Figures warn one in three Scots will get cancer

Radiographers studying a mammogram
Image caption Better screening is thought to be a factor in the rise in the number of cases of cancer

More than one in three people in Scotland will be diagnosed with cancer during their lifetime, based on current trends.

The latest NHS statistics, based on figures for 2009, also show that women are increasingly likely to be diagnosed with cancer.

Skin cancer has seen the biggest rise in new cases and is now the fourth most common cancer in women.

Lung cancer continues to be responsible for the largest number of deaths.

There has also been a continued rise in cancers related to obesity, such as uterine, kidney and liver cancer.

The Cancer Incidence 2009 report says that at 31 December 2009 there were about 153,000 people in Scotland living with a cancer that had been diagnosed within the previous 20 years.

Lifetime risk

It said the rise in the number of cases was likely to be largely due to an ageing population.

Improvement in diagnosis and better screening techniques are also said to have contributed to the increase.

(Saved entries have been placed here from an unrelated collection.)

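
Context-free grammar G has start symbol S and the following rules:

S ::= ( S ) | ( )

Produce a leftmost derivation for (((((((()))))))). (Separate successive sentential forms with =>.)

S => (S) => ((S)) => (((S))) => ((((S)))) => (((((S))))) => ((((((S)))))) => (((((((S))))))) => (((((((())))))))

S => (S)   [S ::= ( S )]
(S) => ((S))   [S ::= ( S )]
((S)) => (((S)))   [S ::= ( S )]
(((S))) => ((((S))))   [S ::= ( S )]
((((S)))) => (((((S)))))   [S ::= ( S )]
(((((S))))) => ((((((S))))))   [S ::= ( S )]
((((((S)))))) => (((((((S)))))))   [S ::= ( S )]
(((((((S))))))) => (((((((())))))))   [S ::= ( )]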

Lung cancer is still the most common cancer overall, accounting for 17% of all cases. Breast cancer is the second most common with about 4,400 cases diagnosed in 2009.

There has been a dramatic rise in skin cancer during the past decade, with a 73% increase in cases in men and 70% jump for women.

The report also outlined the lifetime risk of cancer based on the latest statistics.

It said that about one in nine men and one in seven woman will develop some form of cancer before the age of 65, with the threat increasing to one in three men and one in four women among those aged over 65.